Why scan tool outputs, not just user input?

Because indirect injection is the dangerous case. Direct injection — a user typing 'ignore your instructions' — is visible and bounded by what that user could do anyway. Indirect injection arrives through content the agent fetches: a web page, a README in a dependency, an issue comment, an email. The agent treats that text as data, but the model reads it as potential instructions. Anything that flows from an untrusted source into your context window deserves scanning before it gets there.

Will this catch every injection?

No, and any tool claiming otherwise is misleading you. These are heuristic pattern matchers: they catch the known, common attack phrasings and encodings cheaply and instantly, which is genuinely useful as a first filter. A motivated attacker can paraphrase around any fixed pattern list. Treat the scanner as one layer — combine it with capability restrictions via a permission matrix, least-privilege credentials, and human review gates on consequential actions, so a missed injection has bounded blast radius.

What should I do when something is flagged?

Each finding ships with a specific mitigation, but the general playbook is: for templates you control, simply remove or rewrite the flagged text. For external content, do not pass it to the model verbatim — strip invisible unicode, neutralize markdown links, and wrap untrusted text in clearly delimited blocks with an instruction that the content is data, not commands. For repeated attack patterns from one source, stop ingesting that source rather than playing whack-a-mole.

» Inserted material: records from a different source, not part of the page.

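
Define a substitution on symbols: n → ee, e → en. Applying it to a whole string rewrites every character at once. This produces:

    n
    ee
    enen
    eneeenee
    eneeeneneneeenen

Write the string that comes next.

Applying the rule to each of the 16 symbols of eneeeneneneeenen gives the pieces en ee en en en ee en ee en ee en en en ee en ee, which concatenate to the answer.

eneeeneneneeeneeeneeeneneneeenee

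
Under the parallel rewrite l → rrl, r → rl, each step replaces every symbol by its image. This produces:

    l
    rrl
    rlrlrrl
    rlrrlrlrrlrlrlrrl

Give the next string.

φ(rlrrlrlrrlrlrlrrl) expands symbol-by-symbol to rl rrl rl rl rrl rl rrl rl rl rrl rl rrl rl rrl rl rl rrl; joining the 17 pieces gives the next term.

rlrrlrlrlrrlrlrrlrlrlrrlrlrrlrlrrlrlrlrrl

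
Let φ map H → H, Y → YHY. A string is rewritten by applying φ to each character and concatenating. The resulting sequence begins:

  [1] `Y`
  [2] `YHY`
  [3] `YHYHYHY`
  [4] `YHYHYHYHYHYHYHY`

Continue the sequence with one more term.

Rewriting the 15 symbols of YHYHYHYHYHYHYHY one by one yields YHY H YHY H YHY H YHY H YHY H YHY H YHY H YHY; concatenated:

YHYHYHYHYHYHYHYHYHYHYHYHYHYHYHY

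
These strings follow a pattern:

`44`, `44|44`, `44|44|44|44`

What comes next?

Each string is two copies of the previous one joined by '|'.
So the next term is two copies of 44|44|44|44 with '|' between the halves.

44|44|44|44|44|44|44|44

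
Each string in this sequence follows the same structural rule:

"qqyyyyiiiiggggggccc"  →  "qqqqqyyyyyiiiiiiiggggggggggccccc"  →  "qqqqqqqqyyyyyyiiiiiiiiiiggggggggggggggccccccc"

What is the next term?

qqqqqqqqqqqyyyyyyyiiiiiiiiiiiiiggggggggggggggggggccccccccc

Term n consists of 3n-1 q's, followed by n+3 y's, followed by 3n+1 i's, followed by 4n+2 g's, followed by 2n+1 c's (n = 1, 2, …).
At n = 4 the blocks have lengths 11, 7, 13, 18, 9.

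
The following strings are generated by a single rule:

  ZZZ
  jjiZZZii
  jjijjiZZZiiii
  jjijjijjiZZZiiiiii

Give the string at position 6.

jjijjijjijjijjiZZZiiiiiiiiii

Each term wraps the previous one in jji on the left and ii on the right.
From jjijjijjiZZZiiiiii, 2 further steps: jjijjijjiZZZiiiiii → jjijjijjijjiZZZiiiiiiii → (answer).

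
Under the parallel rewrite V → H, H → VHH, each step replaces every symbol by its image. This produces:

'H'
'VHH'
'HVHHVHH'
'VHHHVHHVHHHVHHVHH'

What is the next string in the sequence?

Applying the rule to each of the 17 symbols of VHHHVHHVHHHVHHVHH gives the pieces H VHH VHH VHH H VHH VHH H VHH VHH VHH H VHH VHH H VHH VHH, which concatenate to the answer.

HVHHVHHVHHHVHHVHHHVHHVHHVHHHVHHVHHHVHHVHH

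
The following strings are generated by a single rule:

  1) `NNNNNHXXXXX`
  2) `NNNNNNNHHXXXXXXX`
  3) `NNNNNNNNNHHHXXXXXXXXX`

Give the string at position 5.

Each string has the form N^{2n+1} H^{n-1} X^{2n+1}, where the shown terms are n = 2, 3, 4.
For term 5, n = 6, so the run lengths are 13, 5, 13.

NNNNNNNNNNNNNHHHHHXXXXXXXXXXXXX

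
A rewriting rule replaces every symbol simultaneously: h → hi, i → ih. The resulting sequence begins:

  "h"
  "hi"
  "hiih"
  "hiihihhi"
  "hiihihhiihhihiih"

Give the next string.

Replace each of the 16 characters of hiihihhiihhihiih in place — hi ih ih hi ih hi hi ih ih hi hi ih hi ih ih hi — and concatenate.

hiihihhiihhihiihihhihiihhiihihhi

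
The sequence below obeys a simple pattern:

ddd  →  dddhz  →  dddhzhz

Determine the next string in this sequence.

dddhzhzhz

The strings grow by a fixed suffix hz each time.
One more step from dddhzhz gives the answer.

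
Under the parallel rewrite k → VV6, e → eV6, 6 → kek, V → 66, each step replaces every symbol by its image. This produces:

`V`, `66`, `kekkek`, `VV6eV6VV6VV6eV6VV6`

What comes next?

6666kekeV666kek6666kek6666kekeV666kek6666kek

Replace each of the 18 characters of VV6eV6VV6VV6eV6VV6 in place — 66 66 kek eV6 66 kek 66 66 kek 66 66 kek eV6 66 kek 66 66 kek — and concatenate.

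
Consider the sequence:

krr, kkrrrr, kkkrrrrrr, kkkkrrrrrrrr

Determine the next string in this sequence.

kkkkkrrrrrrrrrr

Reading off run lengths: k runs 1, 2, 3, 4; r runs 2, 4, 6, 8 — each is linear in n (n = 1, 2, …).
Setting n = 5 gives 5, 10 characters in each block.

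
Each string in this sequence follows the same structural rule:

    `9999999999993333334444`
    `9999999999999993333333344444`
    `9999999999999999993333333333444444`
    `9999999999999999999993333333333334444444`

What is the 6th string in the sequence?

9999999999999999999999999993333333333333333444444444

Each string has the form 9^{3n+3} 3^{2n} 4^{n+1}, where the shown terms are n = 3, 4, 5, 6.
For term 6, n = 8, so the run lengths are 27, 16, 9.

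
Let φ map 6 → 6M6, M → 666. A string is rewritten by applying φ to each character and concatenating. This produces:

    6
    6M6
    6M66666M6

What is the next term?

Apply φ to 6M66666M6 symbol by symbol: 6→6M6, M→666, 6→6M6, 6→6M6, 6→6M6, 6→6M6, 6→6M6, M→666, 6→6M6; joined: 6M6 666 6M6 6M6 6M6 6M6 6M6 666 6M6.

6M66666M66M66M66M66M66666M6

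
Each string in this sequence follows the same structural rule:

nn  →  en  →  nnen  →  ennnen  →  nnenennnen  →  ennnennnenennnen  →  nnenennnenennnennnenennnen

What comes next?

This is a Fibonacci-style word recurrence s(k) = s(k−2)·s(k−1): e.g. nn·en = nnen.
Continuing: ennnennnenennnen · nnenennnenennnennnenennnen gives term 8.

ennnennnenennnennnenennnenennnennnenennnen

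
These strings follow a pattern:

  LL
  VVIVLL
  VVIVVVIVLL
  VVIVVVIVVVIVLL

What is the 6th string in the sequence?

VVIVVVIVVVIVVVIVVVIVLL

Every step adds VVIV at the front: s(k+1) = VVIV·s(k).
From VVIVVVIVVVIVLL, 2 further steps: VVIVVVIVVVIVLL → VVIVVVIVVVIVVVIVLL → (answer).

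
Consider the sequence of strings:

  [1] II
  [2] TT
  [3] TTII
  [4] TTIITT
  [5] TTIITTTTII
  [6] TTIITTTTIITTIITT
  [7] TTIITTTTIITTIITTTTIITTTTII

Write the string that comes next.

TTIITTTTIITTIITTTTIITTTTIITTIITTTTIITTIITT

Each term (from the third on) is the previous term followed by the one before it: term 3 = TT·II = TTII.
So term 8 is TTIITTTTIITTIITTTTIITTTTII·TTIITTTTIITTIITT.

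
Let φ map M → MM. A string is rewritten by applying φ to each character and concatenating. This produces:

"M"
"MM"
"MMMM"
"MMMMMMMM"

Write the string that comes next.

MMMMMMMMMMMMMMMM

Rewriting each symbol of MMMMMMMM: M→MM, M→MM, M→MM, M→MM, M→MM, M→MM, M→MM, M→MM, which concatenates to MM MM MM MM MM MM MM MM.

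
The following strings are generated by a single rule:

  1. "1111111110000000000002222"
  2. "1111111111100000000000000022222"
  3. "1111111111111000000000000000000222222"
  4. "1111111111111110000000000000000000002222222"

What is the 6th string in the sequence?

1111111111111111111000000000000000000000000000222222222

The n-th term is 2n+3 1's then 3n+3 0's then n+1 2's, where the shown terms are n = 3, 4, 5, 6.
Setting n = 8 gives 19, 27, 9 characters in each block.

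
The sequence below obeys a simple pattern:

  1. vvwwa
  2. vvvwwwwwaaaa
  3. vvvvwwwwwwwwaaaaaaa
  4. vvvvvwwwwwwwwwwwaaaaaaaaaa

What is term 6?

vvvvvvvwwwwwwwwwwwwwwwwwaaaaaaaaaaaaaaaa

Each string has the form v^{n+1} w^{3n-1} a^{3n-2} (n = 1, 2, …).
Setting n = 6 gives 7, 17, 16 characters in each block.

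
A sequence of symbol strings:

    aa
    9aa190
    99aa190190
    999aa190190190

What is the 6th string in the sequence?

s(k+1) = 9·s(k)·190, so each term gains 9 as a prefix and 190 as a suffix.
From 999aa190190190, 2 further steps: 999aa190190190 → 9999aa190190190190 → (answer).

99999aa190190190190190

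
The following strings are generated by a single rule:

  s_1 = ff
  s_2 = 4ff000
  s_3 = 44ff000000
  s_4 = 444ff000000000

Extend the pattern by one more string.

Each term wraps the previous one in 4 on the left and 000 on the right.
Applying this once more to 444ff000000000:

4444ff000000000000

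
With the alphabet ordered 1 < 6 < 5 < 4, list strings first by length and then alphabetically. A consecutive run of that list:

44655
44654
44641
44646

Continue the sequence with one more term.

44645

Treat 44646 as a base-4 numeral over the given alphabet and add one, carrying through any trailing 4's.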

Is my pasted content uploaded anywhere?

No. Every check is a regex or character-class scan running in client-side JavaScript — there is no network request, no logging and no storage, which you can verify in your browser's network tab. This matters more here than for most tools: the things you scan are often suspected-malicious content or proprietary prompt templates, and neither should transit a third-party server as the price of a security check.